In 2016, she founded the Philippine Arts Council Alberta where she also serves as the Executive Director. The council was formed to establish a network of Filipino artists, strengthen relationships between artists in Edmonton and globally, to work collaboratively and more strategically in financial planning and sourcing, with the goal of sustaining the Filipino arts scene here and abroad, and in creating and enlarging an audience for the Philippine arts scene.
In partnership with local producers, she recently launched The Learning Table, a workshop and roundtable discussion series, involving performing arts students/young artists with established visiting performers from the Philippines. This series provides an opportunity for these aspiring artists to learn from experienced and established ones, pave the way for a more enriching career in their chosen art, and allow them to connect with artists from their home country and their works, thereby expanding their cultural awareness.

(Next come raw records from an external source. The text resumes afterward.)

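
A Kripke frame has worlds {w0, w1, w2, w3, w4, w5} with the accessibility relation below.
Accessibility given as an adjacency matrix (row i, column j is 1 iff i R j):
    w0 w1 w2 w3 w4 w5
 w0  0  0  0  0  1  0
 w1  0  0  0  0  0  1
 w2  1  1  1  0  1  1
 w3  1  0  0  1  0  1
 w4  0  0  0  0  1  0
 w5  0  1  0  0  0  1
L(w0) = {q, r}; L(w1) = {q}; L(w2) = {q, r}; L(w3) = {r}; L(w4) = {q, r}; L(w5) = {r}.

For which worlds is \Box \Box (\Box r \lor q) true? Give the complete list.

Let φ = \Box \Box (\Box r \lor q). Evaluate φ at each world:
  w0 (successors {w4}): φ is true.
  w1 (successors {w5}): φ is false.
  w2 (successors {w0, w1, w2, w4, w5}): φ is false.
  w3 (successors {w0, w3, w5}): φ is false.
  w4 (successors {w4}): φ is true.
  w5 (successors {w1, w5}): φ is false.
For instance, at w0:
  At w0: \Box \Box (\Box r \lor q) requires \Box (\Box r \lor q) at every successor {w4}.
      At w4: \Box (\Box r \lor q) requires \Box r \lor q at every successor {w4}.
        At w4: \Box r \lor q is true.
      So \Box (\Box r \lor q) is true at w4.
  So \Box \Box (\Box r \lor q) is true at w0.
Satisfying worlds: {w0, w4}

w0, w4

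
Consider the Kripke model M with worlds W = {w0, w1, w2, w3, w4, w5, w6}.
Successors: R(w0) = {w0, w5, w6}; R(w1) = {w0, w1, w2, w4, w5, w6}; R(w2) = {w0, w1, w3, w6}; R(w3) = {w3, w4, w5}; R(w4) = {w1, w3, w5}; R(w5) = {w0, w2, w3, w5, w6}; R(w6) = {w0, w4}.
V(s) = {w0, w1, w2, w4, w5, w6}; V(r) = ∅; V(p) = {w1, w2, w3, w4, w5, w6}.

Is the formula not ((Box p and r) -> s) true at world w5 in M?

No

At w5: (Box p and r) -> s is true, so not ((Box p and r) -> s) is false.
  At w5: Box p and r is false, s is true, so (Box p and r) -> s is true.
    At w5: Box p is false, r is false, so Box p and r is false.
      At w5: Box p requires p at every successor {w0, w2, w3, w5, w6}.
        p fails at w0, so Box p is false at w5.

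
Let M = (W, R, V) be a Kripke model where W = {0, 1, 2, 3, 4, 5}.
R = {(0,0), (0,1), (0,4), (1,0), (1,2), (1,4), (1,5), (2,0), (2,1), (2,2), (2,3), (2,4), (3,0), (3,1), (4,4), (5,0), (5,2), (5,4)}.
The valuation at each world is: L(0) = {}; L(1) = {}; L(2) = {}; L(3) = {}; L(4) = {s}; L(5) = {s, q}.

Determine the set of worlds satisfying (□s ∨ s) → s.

0, 1, 2, 3, 4, 5

Recall that □ψ holds at a world iff ψ holds at every accessible world, and ◇ψ holds iff ψ holds at some accessible world.
Let φ = (□s ∨ s) → s. Evaluate φ at each world:
  0 (successors {0, 1, 4}): φ is true.
  1 (successors {0, 2, 4, 5}): φ is true.
  2 (successors {0, 1, 2, 3, 4}): φ is true.
  3 (successors {0, 1}): φ is true.
  4 (successors {4}): φ is true.
  5 (successors {0, 2, 4}): φ is true.
For instance, at 0:
  At 0: □s ∨ s is false, s is false, so (□s ∨ s) → s is true.
    At 0: □s is false, s is false, so □s ∨ s is false.
      At 0: □s requires s at every successor {0, 1, 4}.
        s fails at 0, so □s is false at 0.
Satisfying worlds: {0, 1, 2, 3, 4, 5}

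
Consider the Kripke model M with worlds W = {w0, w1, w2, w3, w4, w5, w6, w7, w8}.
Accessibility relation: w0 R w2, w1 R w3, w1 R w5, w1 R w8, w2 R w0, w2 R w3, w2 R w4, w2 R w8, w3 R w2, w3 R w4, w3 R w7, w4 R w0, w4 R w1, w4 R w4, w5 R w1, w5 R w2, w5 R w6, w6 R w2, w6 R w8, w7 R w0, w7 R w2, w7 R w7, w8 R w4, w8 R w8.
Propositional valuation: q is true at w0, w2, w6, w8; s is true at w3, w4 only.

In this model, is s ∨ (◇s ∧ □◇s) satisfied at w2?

At w2: s is false, ◇s ∧ □◇s is false, so s ∨ (◇s ∧ □◇s) is false.
  At w2: ◇s is true, □◇s is false, so ◇s ∧ □◇s is false.
    At w2: ◇s requires s at some successor in {w0, w3, w4, w8}.
      s holds at w3, so ◇s is true at w2.
    At w2: □◇s requires ◇s at every successor {w0, w3, w4, w8}.
      ◇s fails at w0, so □◇s is false at w2.

No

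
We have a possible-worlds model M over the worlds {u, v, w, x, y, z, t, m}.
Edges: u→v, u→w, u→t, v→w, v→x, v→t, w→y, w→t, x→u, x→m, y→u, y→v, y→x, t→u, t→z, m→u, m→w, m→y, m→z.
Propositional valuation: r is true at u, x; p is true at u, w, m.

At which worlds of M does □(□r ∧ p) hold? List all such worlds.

z

Recall that □ψ holds at a world iff ψ holds at every accessible world, and ◇ψ holds iff ψ holds at some accessible world.
Let φ = □(□r ∧ p). Evaluate φ at each world:
  u (successors {v, w, t}): φ is false.
  v (successors {w, x, t}): φ is false.
  w (successors {y, t}): φ is false.
  x (successors {u, m}): φ is false.
  y (successors {u, v, x}): φ is false.
  z (successors ∅): φ is true.
  t (successors {u, z}): φ is false.
  m (successors {u, w, y, z}): φ is false.
For instance, at v:
  At v: □(□r ∧ p) requires □r ∧ p at every successor {w, x, t}.
    □r ∧ p fails at w, so □(□r ∧ p) is false at v.
      At w: □r is false, p is true, so □r ∧ p is false.
Satisfying worlds: {z}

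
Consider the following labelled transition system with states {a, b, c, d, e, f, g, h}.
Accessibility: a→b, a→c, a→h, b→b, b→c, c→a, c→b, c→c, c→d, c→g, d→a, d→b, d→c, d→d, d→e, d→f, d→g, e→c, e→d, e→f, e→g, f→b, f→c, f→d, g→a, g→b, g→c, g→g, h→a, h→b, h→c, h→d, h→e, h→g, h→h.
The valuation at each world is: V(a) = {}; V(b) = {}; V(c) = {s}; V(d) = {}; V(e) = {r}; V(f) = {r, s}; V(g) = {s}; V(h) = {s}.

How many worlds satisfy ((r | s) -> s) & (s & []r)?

Recall that []ψ holds at a world iff ψ holds at every accessible world, and <>ψ holds iff ψ holds at some accessible world.
Let φ = ((r | s) -> s) & (s & []r). Evaluate φ at each world:
  a (successors {b, c, h}): φ is false.
  b (successors {b, c}): φ is false.
  c (successors {a, b, c, d, g}): φ is false.
  d (successors {a, b, c, d, e, f, g}): φ is false.
  e (successors {c, d, f, g}): φ is false.
  f (successors {b, c, d}): φ is false.
  g (successors {a, b, c, g}): φ is false.
  h (successors {a, b, c, d, e, g, h}): φ is false.
For instance, at e:
  At e: (r | s) -> s is false, s & []r is false, so ((r | s) -> s) & (s & []r) is false.
    At e: s is false, []r is false, so s & []r is false.
      At e: []r requires r at every successor {c, d, f, g}.
        r fails at c, so []r is false at e.
Satisfying worlds: none.

0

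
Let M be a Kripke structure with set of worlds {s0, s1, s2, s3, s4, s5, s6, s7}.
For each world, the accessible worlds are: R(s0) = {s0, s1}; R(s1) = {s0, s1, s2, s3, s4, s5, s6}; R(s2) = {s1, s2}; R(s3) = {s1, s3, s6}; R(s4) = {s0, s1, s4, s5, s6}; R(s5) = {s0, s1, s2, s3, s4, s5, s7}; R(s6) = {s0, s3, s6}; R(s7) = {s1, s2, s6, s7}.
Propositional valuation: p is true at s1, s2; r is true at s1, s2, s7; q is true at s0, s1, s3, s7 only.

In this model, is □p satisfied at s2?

Yes

At s2: □p requires p at every successor {s1, s2}.
  At s1: p is true.
  At s2: p is true.
So □p is true at s2.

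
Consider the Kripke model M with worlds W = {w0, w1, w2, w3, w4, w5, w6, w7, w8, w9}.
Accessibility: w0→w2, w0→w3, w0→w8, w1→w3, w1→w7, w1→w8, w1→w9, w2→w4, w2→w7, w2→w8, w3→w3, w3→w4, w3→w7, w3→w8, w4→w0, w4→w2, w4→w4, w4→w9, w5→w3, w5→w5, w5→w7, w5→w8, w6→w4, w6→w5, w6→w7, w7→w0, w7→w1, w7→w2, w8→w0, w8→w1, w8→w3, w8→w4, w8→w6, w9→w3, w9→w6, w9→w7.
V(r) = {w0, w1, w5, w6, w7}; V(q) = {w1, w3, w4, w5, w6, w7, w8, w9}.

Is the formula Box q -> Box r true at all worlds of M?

No

Let φ = Box q -> Box r. Evaluate φ at each world:
  w0 (successors {w2, w3, w8}): φ is true.
  w1 (successors {w3, w7, w8, w9}): φ is false.
  w2 (successors {w4, w7, w8}): φ is false.
  w3 (successors {w3, w4, w7, w8}): φ is false.
  w4 (successors {w0, w2, w4, w9}): φ is true.
  w5 (successors {w3, w5, w7, w8}): φ is false.
  w6 (successors {w4, w5, w7}): φ is false.
  w7 (successors {w0, w1, w2}): φ is true.
  w8 (successors {w0, w1, w3, w4, w6}): φ is true.
  w9 (successors {w3, w6, w7}): φ is false.
Detail at w1 (counterexample):
  At w1: Box q is true, Box r is false, so Box q -> Box r is false.
    At w1: Box q requires q at every successor {w3, w7, w8, w9}.
      At w3: q is true.
      At w7: q is true.
      At w8: q is true.
      At w9: q is true.
    So Box q is true at w1.
    At w1: Box r requires r at every successor {w3, w7, w8, w9}.
      r fails at w3, so Box r is false at w1.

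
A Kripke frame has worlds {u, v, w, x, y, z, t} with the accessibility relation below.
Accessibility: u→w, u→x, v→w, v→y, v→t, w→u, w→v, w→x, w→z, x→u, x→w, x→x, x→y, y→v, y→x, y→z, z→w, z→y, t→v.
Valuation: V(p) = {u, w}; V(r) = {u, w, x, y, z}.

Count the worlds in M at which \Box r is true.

Let φ = \Box r. Evaluate φ at each world:
  u (successors {w, x}): φ is true.
  v (successors {w, y, t}): φ is false.
  w (successors {u, v, x, z}): φ is false.
  x (successors {u, w, x, y}): φ is true.
  y (successors {v, x, z}): φ is false.
  z (successors {w, y}): φ is true.
  t (successors {v}): φ is false.
For instance, at v:
  At v: \Box r requires r at every successor {w, y, t}.
    r fails at t, so \Box r is false at v.
Satisfying worlds: {u, x, z}

3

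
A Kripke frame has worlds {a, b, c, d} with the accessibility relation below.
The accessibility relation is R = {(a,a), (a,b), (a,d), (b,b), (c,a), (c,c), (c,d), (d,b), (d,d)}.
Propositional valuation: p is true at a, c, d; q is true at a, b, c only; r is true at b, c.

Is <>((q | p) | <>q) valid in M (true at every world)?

Let φ = <>((q | p) | <>q). Evaluate φ at each world:
  a (successors {a, b, d}): φ is true.
  b (successors {b}): φ is true.
  c (successors {a, c, d}): φ is true.
  d (successors {b, d}): φ is true.
For instance, at c:
  At c: <>((q | p) | <>q) requires (q | p) | <>q at some successor in {a, c, d}.
    (q | p) | <>q holds at a, so <>((q | p) | <>q) is true at c.
      At a: q | p is true, <>q is true, so (q | p) | <>q is true.

Yes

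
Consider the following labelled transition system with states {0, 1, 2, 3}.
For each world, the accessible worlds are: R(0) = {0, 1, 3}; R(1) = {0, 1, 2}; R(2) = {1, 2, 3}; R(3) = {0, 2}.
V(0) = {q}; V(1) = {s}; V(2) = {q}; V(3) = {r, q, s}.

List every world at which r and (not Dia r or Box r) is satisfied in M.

Let φ = r and (not Dia r or Box r). Evaluate φ at each world:
  0 (successors {0, 1, 3}): φ is false.
  1 (successors {0, 1, 2}): φ is false.
  2 (successors {1, 2, 3}): φ is false.
  3 (successors {0, 2}): φ is true.
For instance, at 3:
  At 3: r is true, not Dia r or Box r is true, so r and (not Dia r or Box r) is true.
    At 3: not Dia r is true, Box r is false, so not Dia r or Box r is true.
      At 3: Dia r is false, so not Dia r is true.
      At 3: Box r requires r at every successor {0, 2}.
        r fails at 0, so Box r is false at 3.
Satisfying worlds: {3}

3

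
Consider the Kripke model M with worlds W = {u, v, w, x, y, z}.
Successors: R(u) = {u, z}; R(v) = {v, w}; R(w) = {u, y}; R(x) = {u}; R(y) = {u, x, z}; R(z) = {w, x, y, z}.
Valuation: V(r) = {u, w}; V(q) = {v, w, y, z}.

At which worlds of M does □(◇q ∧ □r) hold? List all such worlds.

Recall that □ψ holds at a world iff ψ holds at every accessible world, and ◇ψ holds iff ψ holds at some accessible world.
Let φ = □(◇q ∧ □r). Evaluate φ at each world:
  u (successors {u, z}): φ is false.
  v (successors {v, w}): φ is false.
  w (successors {u, y}): φ is false.
  x (successors {u}): φ is false.
  y (successors {u, x, z}): φ is false.
  z (successors {w, x, y, z}): φ is false.
For instance, at y:
  At y: □(◇q ∧ □r) requires ◇q ∧ □r at every successor {u, x, z}.
    ◇q ∧ □r fails at u, so □(◇q ∧ □r) is false at y.
      At u: ◇q is true, □r is false, so ◇q ∧ □r is false.
Satisfying worlds: none.

none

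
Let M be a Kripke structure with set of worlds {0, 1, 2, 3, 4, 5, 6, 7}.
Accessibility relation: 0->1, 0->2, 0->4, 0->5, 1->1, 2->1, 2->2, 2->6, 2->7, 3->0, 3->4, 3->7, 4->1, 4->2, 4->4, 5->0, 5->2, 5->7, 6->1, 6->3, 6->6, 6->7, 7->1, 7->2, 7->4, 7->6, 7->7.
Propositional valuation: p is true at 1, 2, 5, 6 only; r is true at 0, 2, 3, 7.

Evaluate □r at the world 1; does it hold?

At 1: □r requires r at every successor {1}.
  r fails at 1, so □r is false at 1.

No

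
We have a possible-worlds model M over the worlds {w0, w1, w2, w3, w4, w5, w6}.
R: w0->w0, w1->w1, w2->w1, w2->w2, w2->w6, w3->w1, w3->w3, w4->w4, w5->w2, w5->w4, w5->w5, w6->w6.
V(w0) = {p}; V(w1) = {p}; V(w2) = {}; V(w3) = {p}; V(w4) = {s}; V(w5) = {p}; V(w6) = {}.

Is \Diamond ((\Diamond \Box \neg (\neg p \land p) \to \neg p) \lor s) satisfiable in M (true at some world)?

Let φ = \Diamond ((\Diamond \Box \neg (\neg p \land p) \to \neg p) \lor s). Evaluate φ at each world:
  w0 (successors {w0}): φ is false.
  w1 (successors {w1}): φ is false.
  w2 (successors {w1, w2, w6}): φ is true.
  w3 (successors {w1, w3}): φ is false.
  w4 (successors {w4}): φ is true.
  w5 (successors {w2, w4, w5}): φ is true.
  w6 (successors {w6}): φ is true.
Detail at w2 (witness):
  At w2: \Diamond ((\Diamond \Box \neg (\neg p \land p) \to \neg p) \lor s) requires (\Diamond \Box \neg (\neg p \land p) \to \neg p) \lor s at some successor in {w1, w2, w6}.
    (\Diamond \Box \neg (\neg p \land p) \to \neg p) \lor s holds at w2, so \Diamond ((\Diamond \Box \neg (\neg p \land p) \to \neg p) \lor s) is true at w2.
      At w2: \Diamond \Box \neg (\neg p \land p) \to \neg p is true, s is false, so (\Diamond \Box \neg (\neg p \land p) \to \neg p) \lor s is true.

Yes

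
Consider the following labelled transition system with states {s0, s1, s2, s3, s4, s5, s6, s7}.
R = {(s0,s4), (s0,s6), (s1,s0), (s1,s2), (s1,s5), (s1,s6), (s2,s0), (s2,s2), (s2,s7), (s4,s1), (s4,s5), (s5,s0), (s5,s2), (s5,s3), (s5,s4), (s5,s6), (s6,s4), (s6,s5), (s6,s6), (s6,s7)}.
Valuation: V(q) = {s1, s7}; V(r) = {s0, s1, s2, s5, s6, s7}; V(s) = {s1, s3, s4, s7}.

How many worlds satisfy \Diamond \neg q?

6

Recall that \Diamond ψ holds at a world iff ψ holds at some accessible world.
Let φ = \Diamond \neg q. Evaluate φ at each world:
  s0 (successors {s4, s6}): φ is true.
  s1 (successors {s0, s2, s5, s6}): φ is true.
  s2 (successors {s0, s2, s7}): φ is true.
  s3 (successors ∅): φ is false.
  s4 (successors {s1, s5}): φ is true.
  s5 (successors {s0, s2, s3, s4, s6}): φ is true.
  s6 (successors {s4, s5, s6, s7}): φ is true.
  s7 (successors ∅): φ is false.
For instance, at s2:
  At s2: \Diamond \neg q requires \neg q at some successor in {s0, s2, s7}.
    \neg q holds at s0, so \Diamond \neg q is true at s2.
Satisfying worlds: {s0, s1, s2, s4, s5, s6}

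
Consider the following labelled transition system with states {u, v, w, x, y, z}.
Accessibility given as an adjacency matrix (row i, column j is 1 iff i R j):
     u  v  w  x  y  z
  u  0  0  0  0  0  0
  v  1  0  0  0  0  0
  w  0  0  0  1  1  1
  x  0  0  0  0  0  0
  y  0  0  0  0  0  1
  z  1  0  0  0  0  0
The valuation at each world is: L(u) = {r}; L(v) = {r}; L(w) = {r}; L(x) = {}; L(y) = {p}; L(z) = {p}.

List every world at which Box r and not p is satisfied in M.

Recall that Box ψ holds at a world iff ψ holds at every accessible world, and Dia ψ holds iff ψ holds at some accessible world.
Let φ = Box r and not p. Evaluate φ at each world:
  u (successors ∅): φ is true.
  v (successors {u}): φ is true.
  w (successors {x, y, z}): φ is false.
  x (successors ∅): φ is true.
  y (successors {z}): φ is false.
  z (successors {u}): φ is false.
For instance, at w:
  At w: Box r is false, not p is true, so Box r and not p is false.
    At w: Box r requires r at every successor {x, y, z}.
      r fails at x, so Box r is false at w.
Satisfying worlds: {u, v, x}

u, v, x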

Ida’s work in Edmonton stems from a desire to share her art and for other people to experience the same fulfillment as she had in the many stages of her artistic career. However, this has not hindered her professionalism, her dedication, and perseverance inher craft. Her projects have stretched the range and capacity of the involved artists – providing artistic challenges, taking on untrodden paths, and going beyond perceived artistic boundaries. Ida has provided a vision on how arts is a vital force in the development of a person and a community. She is a recognized authority in dance and Philippine arts and culture and was awarded the Hiyas (Gem) Award by the Karilagan Dance Society. With her passionate interest in dance and culture, Ida continuously looks for opportunities to use art as a tool to improve and uplift individuals and the community. The award of the Edmonton Artists Trust Fund is a fitting feather to Ida’s cap in this quest.